At that instant her right leg cramped, all her muscles from ankle to knee clenching tightly and toppling her to the floor. She landed heavily, and in the distracting pain she was late in pulling the hypospray away. When she looked at the meter, squinting over the spasming muscles, she was horrified to discover that instead of the reading of 5 she had intended, the reading was up to 53! "Nyas!" She gasped. "(Too much! Too much!)"

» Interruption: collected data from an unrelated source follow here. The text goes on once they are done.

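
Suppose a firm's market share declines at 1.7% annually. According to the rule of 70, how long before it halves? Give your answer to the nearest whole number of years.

≈ 41 years

Falling at 1.7%, it halves about every 70/1.7 = 41.18 years.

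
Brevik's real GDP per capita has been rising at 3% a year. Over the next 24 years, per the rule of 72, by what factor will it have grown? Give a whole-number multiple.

around 2 times

72/3 ≈ 24.00 years per doubling.
24 years fits 1 doubling: 2^1 = 2.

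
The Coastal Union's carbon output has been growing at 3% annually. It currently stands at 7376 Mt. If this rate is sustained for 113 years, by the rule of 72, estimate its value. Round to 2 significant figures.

around 190000 Mt

It doubles every 72/3 ≈ 24.00 years, so 113 years is 4.71 doublings.
2^4.71 ≈ 26.17; 7376 × 26.17 ≈ 190000 Mt.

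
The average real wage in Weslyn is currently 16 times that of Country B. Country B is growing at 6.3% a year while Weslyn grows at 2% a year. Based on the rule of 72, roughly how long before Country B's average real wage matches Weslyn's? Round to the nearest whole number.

What matters is the difference: 4.3 pp.
Rule of 72 on the gap: the ratio halves every 72/4.3 ≈ 16.74 years.
A 16 times gap closes after 4 halvings: 4 × 16.74 ≈ 67 years.

67 years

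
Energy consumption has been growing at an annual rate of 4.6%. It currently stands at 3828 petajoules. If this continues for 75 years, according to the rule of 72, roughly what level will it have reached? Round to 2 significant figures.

approximately 110000 petajoules

It doubles every 72/4.6 ≈ 15.65 years, so 75 years is 4.79 doublings.
2^4.79 ≈ 27.67; 3828 × 27.67 ≈ 110000 petajoules.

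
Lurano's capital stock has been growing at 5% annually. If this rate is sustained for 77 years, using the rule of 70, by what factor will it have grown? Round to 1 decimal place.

Doubling time ≈ 70/5 = 14.00 years.
77 years / 14.00 ≈ 5.50 doublings → factor 2^5.50 ≈ 45.3.

around 45.3 times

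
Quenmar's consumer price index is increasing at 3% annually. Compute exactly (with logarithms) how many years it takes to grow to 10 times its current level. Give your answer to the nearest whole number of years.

78 years

t = ln(10) / ln(1 + 0.03) = 2.3026 / 0.029559 ≈ 77.90.
≈ 78 years.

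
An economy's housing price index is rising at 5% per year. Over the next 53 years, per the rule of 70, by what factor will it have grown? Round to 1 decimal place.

Doubling time ≈ 70/5 = 14.00 years.
53 years / 14.00 ≈ 3.79 doublings → factor 2^3.79 ≈ 13.8.

approximately 13.8 times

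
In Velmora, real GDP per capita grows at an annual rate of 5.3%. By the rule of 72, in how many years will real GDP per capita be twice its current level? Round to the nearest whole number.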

She pushed herself up off the floor, but could not move her legs properly, so it took a long time for her to stand, her body trembling as she actually felt the drug flowing through her body. Her heart was slowing as she'd intended, but too much! Her metabolism was slowing, her heart less than half its regular rhythm as she wobbled erratically, her body not obeying the commands of her mind! She knew she had to get help, but her first step pitched her forward until she came up hard against the bulkhead, her knees giving out. She slapped at the comm panel as her legs gave out completely and she fell to her knees. She looked up at the panel, relieved that the indicator was lit, but as she tried to get closer she toppled over onto her back, her head hitting the deck with a stunning thump.

She didn't have the strength to get up; her body refused to obey her as she felt her heart slowing more and more, the beats becoming languid as she felt a chill pass through her rapidly cooling body. "Qualsia!" She tried to speak, but her lungs did not permit enough force to raise her voice beyond a whisper. "Help!" She called hopelessly, barely able to hear her own voice. "Some one, help me! Please!"

She could barely hear herself, and watched with grieving heart as the communication line, not receiving any input in twenty seconds, cycled 'off', the light going out.

"Please! Some one!" She breathed weakly. "Anyone. Help me, please!" She sighed, feeling nothing in her body as a black wave overcame her. The blackness consumed her and she felt nothing any longer, not the cold, not the pain, not even the steady slowing of her heart.